Ayrıca, ‘O gün Mısır’la Asur arasında bir yol olacak. Asurlu Mısır’a, Mısırlı Asur’a gidip gelecek. Mısırlılar’la Asurlular birlikte tapınacaklar. O gün Mısır ve Asur’un yanı sıra İsrail üçüncü ülke olacak. Dünya bu üçü sayesinde kutsanacak’, kehanetinden de, Büyük İsrail hayalinin ancak Bağdat’tan Nil’e bir köprü kurulduğu ve bu köprünün de başında İsrail yer aldığı zaman gerçekleşeceği anlaşılmaktadır yani Nil’den Fırat’a kutsal krallık kurulduğu zaman. Bugün için bu kehanetin belki de yarısı gerçekleşmiş durumdadır, Mısır’da yönetim değiştirilmiş, şu an bu doğrultuda şekillendirilmektedir

İŞTE IRAK/BABİL KEHANETİ

Peygamber Yeşaya’nın Babil kehaneti: “…Amots oğlu Yeşaya’nın Babil’le ilgili bildirisi: Çıplak dağın tepesine sancak dikin! Dağlardaki kalabalığın gürültüsünü dinleyin!.. Tanrı bir orduyu savaşa hazırlıyor. Öfkesinin araçlarıyla uzak bir ülkeden, dünyanın öbür ucundan bütün ülkeyi yerle bir etmek üzere geliyor. Feryat edin! Tanrı diyor ki, Kötülüğünden ötürü dünyayı, suçlarından ötürü kötüleri cezalandıracağım. Kibirlilerin küstahlığını sona erdirecek, Zalimlerin gururunu kıracağım. İnsanı saf altından, ofir altınından daha ender kılacağım. Gazaba geldiğim, öfkemin alevlendiği gün gökleri titreteceğim, yer yerinden oynayacak. Herkes kovalanan ceylan gibi, çobansız koyunlar gibi halkına dönecek, ülkesine kaçacak. Yakalananın bedeni delik deşik edilecek, ele geçen kılıçtan geçirilecek. Yavruları gözleri önünde parçalanacak, Evleri yağmalanacak, Kadınlarının ırzına geçilecek… Gümüşe değer vermeyen, altını sevmeyen Medler’i onlara karşı harekete geçireceğim. Oklarıyla gençleri parçalayacak, bebeklere acımayacak, çocukları esirgemeyecekler.”

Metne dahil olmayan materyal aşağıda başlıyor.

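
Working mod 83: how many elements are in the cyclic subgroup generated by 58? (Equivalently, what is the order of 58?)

82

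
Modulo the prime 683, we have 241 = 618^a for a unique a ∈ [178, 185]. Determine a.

Compute 618^178 mod 683 = 14, then multiply by 618 repeatedly:
  618^178=14  618^179=456  618^180=412  618^181=540  618^182=416
  618^183=280  618^184=241
Found 241 at exponent 184.

184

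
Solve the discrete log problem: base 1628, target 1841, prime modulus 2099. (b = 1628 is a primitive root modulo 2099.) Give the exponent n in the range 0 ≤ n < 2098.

581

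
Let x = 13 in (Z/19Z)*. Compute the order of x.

The order of 13 must divide p − 1 = 18 = 2 · 3^2.
Divisors: 1, 2, 3, 6, 9, 18.
Check each in increasing order: 13^1 ≡ 13;  13^2 ≡ 17;  13^3 ≡ 12;  13^6 ≡ 11;  13^9 ≡ 18;  13^18 ≡ 1.
Smallest exponent giving 1 is 18.

18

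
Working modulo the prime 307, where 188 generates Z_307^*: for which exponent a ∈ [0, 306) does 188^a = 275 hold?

Baby-step giant-step with m = ceil(sqrt(306)) = 18.
Baby table (188^j mod 307 for j=0..17):
  0:1  1:188  2:39  3:271  4:293  5:131  6:68  7:197
  8:196  9:8  10:276  11:5  12:19  13:195  14:127  15:237
  16:41  17:33
Giant step factor: 188^(-18) ≡ 24 (mod 307).
Scan 275·24^i mod 307 for i = 0, 1, …:
  i=0: 275   i=1: 153   i=2: 295   i=3: 19
Match at i=3, j=12: a = 3·18 + 12 = 66.

66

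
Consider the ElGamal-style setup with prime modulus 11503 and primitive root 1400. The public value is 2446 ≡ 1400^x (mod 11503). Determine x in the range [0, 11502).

4742

Baby-step giant-step with m = ceil(sqrt(11502)) = 108.
Baby table (1400^j mod 11503 for j=0..107):
  0:1  1:1400  2:4490  3:5362  4:6844  5:11104  6:5047  7:2958
  8:120  9:6958  10:9662  11:10775  12:4567  13:9635  14:7484  15:9870
  16:2897  17:6744  18:9140  19:4664  20:7399  21:5900  22:846  23:11094
  24:2550  25:4070  26:4015  27:7536  28:2149  29:6317  30:9496  31:8435
  32:6922  33:5274  34:10177  35:7086  36:4814  37:10345  38:723  39:11439
  40:2424  41:215  42:1922  43:10601  44:2530  45:10579  46:6239  47:3823
  48:3305  49:2794  50:580  51:6790  52:4522  53:4150  54:985  55:10143
  56:5498  57:1693  58:582  59:9590  60:1999  61:3371  62:3170  63:9345
  64:4089  65:7609  66:822  67:500  68:9820  69:1915  70:801  71:5609
  72:7554  73:4343  74:6616  75:2485  76:5094  77:11243  78:4096  79:5906
  80:9246  81:3525  82:213  83:10625  84:1621  85:3309  86:8394  87:7037
  88:5232  89:8892  90:2554  91:9670  92:10472  93:5978  94:6519  95:4721
  96:6678  97:8764  98:7402  99:10100  100:2813  101:4174  102:76  103:2873
  104:7653  105:4907  106:2509  107:4185
Giant step factor: 1400^(-108) ≡ 8489 (mod 11503).
Scan 2446·8489^i mod 11503 for i = 0, 1, …:
  i=0: 2446   i=1: 1179   i=2: 921   i=3: 7832
  i=4: 10011   i=5: 10718   i=6: 7875   i=7: 6942
  i=8: 769   i=9: 5840     …   i=42: 6478
  i=43: 7402
Match at i=43, j=98: x = 43·108 + 98 = 4742.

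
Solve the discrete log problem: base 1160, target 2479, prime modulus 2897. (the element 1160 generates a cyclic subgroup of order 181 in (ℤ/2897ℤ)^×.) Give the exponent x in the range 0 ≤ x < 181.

Baby-step giant-step with m = ceil(sqrt(181)) = 14.
Baby table (1160^j mod 2897 for j=0..13):
  0:1  1:1160  2:1392  3:1091  4:2468  5:644  6:2511  7:1275
  8:1530  9:1836  10:465  11:558  12:1249  13:340
Giant step factor: 1160^(-14) ≡ 1413 (mod 2897).
Scan 2479·1413^i mod 2897 for i = 0, 1, …:
  i=0: 2479   i=1: 354   i=2: 1918   i=3: 1439
  i=4: 2510   i=5: 702   i=6: 1152   i=7: 2559
  i=8: 411   i=9: 1343   i=10: 124   i=11: 1392
Match at i=11, j=2: x = 11·14 + 2 = 156.

156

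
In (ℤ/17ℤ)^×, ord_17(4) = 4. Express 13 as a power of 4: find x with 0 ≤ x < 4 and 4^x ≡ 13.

3

Successive powers of 4 modulo 17:
  4^0=1  4^1=4  4^2=16  4^3=13
So 4^3 ≡ 13 (mod 17), giving x = 3.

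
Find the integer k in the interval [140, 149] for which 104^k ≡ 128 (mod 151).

140

Compute 104^140 mod 151 = 128, then multiply by 104 repeatedly:
  104^140=128
Found 128 at exponent 140.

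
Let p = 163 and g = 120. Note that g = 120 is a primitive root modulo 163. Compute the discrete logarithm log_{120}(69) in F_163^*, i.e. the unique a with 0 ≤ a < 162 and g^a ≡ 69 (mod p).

Baby-step giant-step with m = ceil(sqrt(162)) = 13.
Baby table (120^j mod 163 for j=0..12):
  0:1  1:120  2:56  3:37  4:39  5:116  6:65  7:139
  8:54  9:123  10:90  11:42  12:150
Giant step factor: 120^(-13) ≡ 7 (mod 163).
Scan 69·7^i mod 163 for i = 0, 1, …:
  i=0: 69   i=1: 157   i=2: 121   i=3: 32
  i=4: 61   i=5: 101   i=6: 55   i=7: 59
  i=8: 87   i=9: 120
Match at i=9, j=1: a = 9·13 + 1 = 118.

118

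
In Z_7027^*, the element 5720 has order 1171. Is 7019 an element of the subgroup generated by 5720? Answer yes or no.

yes

7019 ∈ ⟨5720⟩ iff 7019^1171 ≡ 1 (mod 7027), since |⟨5720⟩| = 1171.
7019^1171 mod 7027 = 1.
Since 1 = 1, 7019 lies in the subgroup.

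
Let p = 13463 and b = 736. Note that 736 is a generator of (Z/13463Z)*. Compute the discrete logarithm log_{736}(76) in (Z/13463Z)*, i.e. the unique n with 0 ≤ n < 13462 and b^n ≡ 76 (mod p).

3561

Baby-step giant-step with m = ceil(sqrt(13462)) = 117.
Baby table (736^j mod 13463 for j=0..116):
  0:1  1:736  2:3176  3:8437  4:3189  5:4542  6:4088  7:6519
  8:5156  9:11713  10:4448  11:2219  12:4161  13:6395  14:8133  15:8316
  16:8374  17:10673  18:6399  19:11077  20:7557  21:1733  22:9966  23:11104
  24:503  25:6707  26:8894  27:2966  28:1970  29:9379  30:9888  31:7548
  32:8572  33:8308  34:2486  35:12191  36:6218  37:12491  38:11610  39:9418
  40:11666  41:10245  42:1040  43:11512  44:4605  45:10067  46:4662  47:11630
  48:10675  49:7871  50:3966  51:10968  52:8111  53:5587  54:5817  55:78
  56:3556  57:5394  58:11862  59:6408  60:4238  61:9215  62:10351  63:11741
  64:11593  65:10369  66:11526  67:1446  68:679  69:1613  70:2424  71:6948
  72:11251  73:991  74:2374  75:10537  76:544  77:9957  78:4480  79:12308
  80:11552  81:7119  82:2477  83:5567  84:4560  85:3873  86:9835  87:8929
  88:1800  89:5426  90:8488  91:336  92:4962  93:3559  94:7602  95:7927
  96:4793  97:342  98:9378  99:9152  100:4372  101:135  102:5119  103:11407
  104:8103  105:13162  106:7335  107:13360  108:4970  109:9447  110:6084  111:8108
  112:3379  113:9752  114:1693  115:7452  116:5231
Giant step factor: 736^(-117) ≡ 8406 (mod 13463).
Scan 76·8406^i mod 13463 for i = 0, 1, …:
  i=0: 76   i=1: 6095   i=2: 7855   i=3: 6578
  i=4: 2127   i=5: 698   i=6: 10983   i=7: 7307
  i=8: 4436   i=9: 9969     …   i=29: 6728
  i=30: 10968
Match at i=30, j=51: n = 30·117 + 51 = 3561.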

Yakın tarihimizin son elli yılına bakıldığında, ya bu kehanetlerin doğru olduğu ya da küresel bir gücün bu kehanetleri dikkate alarak Orta Doğu’da savaş planları yaptığı ve uyguladığı düşünülebilir. Çünkü kehanette geçen, ‘Gümüşe değer vermeyen, altını sevmeyen Medler’i onlara karşı harekete geçireceğim. Oklarıyla gençleri parçalayacak, bebeklere acımayacak, çocukları esirgemeyecekler’ ifadesine baktığımızda, 1980-90 arası süren Irak-İran savaşı bu çerçevede masaya yatırılabilir. Irak; Asur-Babil’in devamı, İran; Med-Pers’in devamıdır. ABD ve İsrail, kimi Irak’ı kimi İran’ı destekleyerek, İran-Irak savaşını başlatmıştır. On yıl süren bu savaş sonuçsuz kalmış ancak her iki ülke de kaynaklarını tüketmiştir, hem insan hem ekonomi açısından. Büyük Peygamber Yeşaya’nın Babil için kehaneti bugün yaşadıklarımızla yan yana getirildiğinde, ‘ya kehanet doğru ya da ABD kutsalı oynuyor’ demek geliyor insanın içinden, işte kehanet: “Ben Tanrı, Sodom ve Gomora’yı nasıl yerle bir ettimse, Kildaniler’in yüce gururu, Krallıkların en güzeli olan Babil’i de yerle bir edeceğim. Orada bir daha kimse yaşamayacak, kuşaklar boyu kimse oturmayacak, Bedeviler çadır kurmayacak, çobanlar sürülerini dinlendirmeyecek. Evler çakallarla dolacak, baykuşlar yuva yapacak, tekeler oynaşacak orada. Kalelerinde sırtlanlar, Görkemli saraylarında çakallar uluyacak. Babil’in sonu yaklaştı, günleri uzatılmayacak. Babil’i baykuş yuvasına, bataklığa çevirecek, yıkım süpürgesiyle süpüreceğim.”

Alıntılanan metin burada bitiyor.